# Reel mower question



## Jericho574 (May 24, 2017)

Hi there. I currently have a rotary and manual reel mower. I'd like to start maintaining at .75" with a gas reel. The lawn is just too bumpy for a green's, nor do I feel like spending that kind of money at this point....which leaves me with the standard options of Mclane and TC (front roller of course). All over I'm reading that a good starter Mclane should run you $300-$400. The few that I've come across in that price range are all models from 1997 and thereabouts. Not being completely mechanically inclined, I have my reservations on buying a 20 year old piece of equipment. Am I justified?


----------



## Redtenchu (Jan 28, 2017)

With the Mclane. Yes, you should be careful.
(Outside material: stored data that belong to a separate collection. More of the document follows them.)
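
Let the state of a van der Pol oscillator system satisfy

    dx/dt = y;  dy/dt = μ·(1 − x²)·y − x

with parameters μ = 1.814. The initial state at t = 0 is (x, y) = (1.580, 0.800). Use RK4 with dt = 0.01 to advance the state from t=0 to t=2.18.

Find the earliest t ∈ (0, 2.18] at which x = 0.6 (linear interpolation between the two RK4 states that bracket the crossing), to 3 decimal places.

t=0.000: state=(1.580, 0.800)
step 1 (dt=0.01): k1=(0.800, -3.752), k2=(0.781, -3.723), k3=(0.781, -3.722), k4=(0.763, -3.693); state += dt/6·(k1+2k2+2k3+k4)
t=0.010: state=(1.588, 0.763)
t=0.020: state=(1.595, 0.726)
t=0.030: state=(1.602, 0.690)
continuing one RK4 step at a time; state shown every 10 steps (Δt=0.1):
t=0.100: state=(1.642, 0.458)
t=0.200: state=(1.674, 0.191)
t=0.300: state=(1.683, -0.006)
t=0.400: state=(1.675, -0.147)
t=0.500: state=(1.655, -0.249)
t=0.600: state=(1.626, -0.325)
t=0.700: state=(1.590, -0.383)
t=0.800: state=(1.550, -0.432)
t=0.900: state=(1.504, -0.475)
t=1.000: state=(1.455, -0.516)
t=1.100: state=(1.401, -0.558)
t=1.200: state=(1.343, -0.602)
t=1.300: state=(1.280, -0.652)
t=1.400: state=(1.212, -0.708)
t=1.500: state=(1.138, -0.774)
t=1.600: state=(1.057, -0.854)
t=1.700: state=(0.967, -0.951)
t=1.800: state=(0.866, -1.072)
t=1.900: state=(0.752, -1.225)
t=2.000: state=(0.620, -1.420)
t=2.010: state=(0.605, -1.442)
next step: t=2.020: state=(0.591, -1.465) — x has crossed 0.6
linear interpolation between t=2.010 (0.60542) and t=2.020 (0.59089) → t≈2.014

t = 2.014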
With a TC, kinda, but they are made with better materials (reflected in the price), so you're more likely to find a good 20 year old machine.

It really comes down to how the mower was maintained, I'm sure there are some 2 year old POS reels out there.


----------



## dfw_pilot (Jan 28, 2017)

Just as an aside, I bought a very nice 2006 Toro GM 1000, even came with transport wheels, and works perfectly. I paid $400 for it. Keep that in mind if you get above a couple hundred on a used TruCut that's hard to adjust and keep set properly.


----------



## Jericho574 (May 24, 2017)

dfw_pilot said:


> Just as an aside, I bought a very nice 2006 Toro GM 1000, even came with transport wheels, and works perfectly. I paid $400 for it. Keep that in mind if you get above a couple hundred on a used TruCut that's hard to adjust and keep set properly.


If I could find one of those, I'd snatch it up in a heartbeat.


----------



## Redtenchu (Jan 28, 2017)

Weeks Auction is in your area and sells turf equipment all the time. A few guys have purchased greens mowers for less than $100.


----------



## SGrabs33 (Feb 13, 2017)

dfw_pilot said:


> used TruCut that's hard to adjust and keep set properly.


Quit talking about my babies like that!

Agreed that if you have the right lawn(no big hills) and can find a greens mower for a good price that's a great way to go.


----------